Sign up to join this community
I want to run Fama/French three factor model each month on daily returns for each securities as I want to calculate idiosyncratic volatility with the help of residuals. It means there are four parameters, i.e. intercept and three betas of risk factors.
My question is that how many minimum degree of freedom is require in this case? In some research papers I found that authors used 17 observation means 13 degree of freedom, I do not understand why they had used only 17 no of observations.
Idiosyncratic volatility is measured as the residual standrad error from a time-series regression of periodic excess stock returns on the returns of factor-mimicking portfolios.
Using the Fama/French three-factor model, you run the regression
$$r_{i,t} = \alpha_{i}+\beta_{MKT,i}MKT_{t}+\beta_{SMB,i}SMB_{t}+\beta_{HML,i}HML_{t}+\epsilon_{i,t}$$
where $r_{i,t}$ is the excess return of stock $i$ during period $t$, and $MKT_{t}$, $SMB_{t}$ and $HML_{t}$ are the period $t$ returns of the market, size, and book-to-market factors, respectively.
The residual standard error $RSE$ from the regression above is then calculated as $$RSE_i = \sqrt{\frac{\sum_{j=1}^n{\epsilon_{i,j}^2}}{n-k}}$$ where $n$ is the number of data points that are used to fit the regression and $k$ is the number of parameters estimated by the regression.
When the Fama/French three-factor model is used, there are four parameters estimated by the regression ($\alpha_i$, $\beta_{MKT,i}$, $\beta_{SMB,i}$ and $\beta_{HML,i}$), and thus in this case $k=4$. When the CAPM model is used, there are two parameters ($k=2$), and when the Fama/French/Carhart Model is used, there are five parameters ($k=5$).

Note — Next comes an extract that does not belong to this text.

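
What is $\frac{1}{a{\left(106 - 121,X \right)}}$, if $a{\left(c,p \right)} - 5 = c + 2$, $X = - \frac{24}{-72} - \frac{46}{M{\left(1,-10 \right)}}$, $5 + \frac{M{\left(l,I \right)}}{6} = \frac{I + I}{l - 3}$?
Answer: $- \frac{1}{8} \approx -0.125$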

Frequently, researchers will omit the subtraction of $k$ from the denominator of the calculation, or simply use $k=1$, which statistically assumes that the parameter estimates are exact, and therefore that $RSE$ represents an unbiased estimate of the standard deviation of the residuals.
Idiosyncratic volatility is then calculated by multiplying the residual standard error by $\sqrt{m}$ (with $m$ as the number of return periods in a year) so that it represents an annualized value. If the periodic excess returns used in the regression are represented in decimal form, the annualized residual standard error is frequently the multiplied by 100 so that idiosyncratic volatility ($IdioVol_i$) is measured in percent:
$$IdioVol_i = 100 \cdot RSE_i \cdot \sqrt{m}$$
Bali/Engle/Murray (2016), Empirical Asset Pricing: The cross-section of stock returns, Wiley.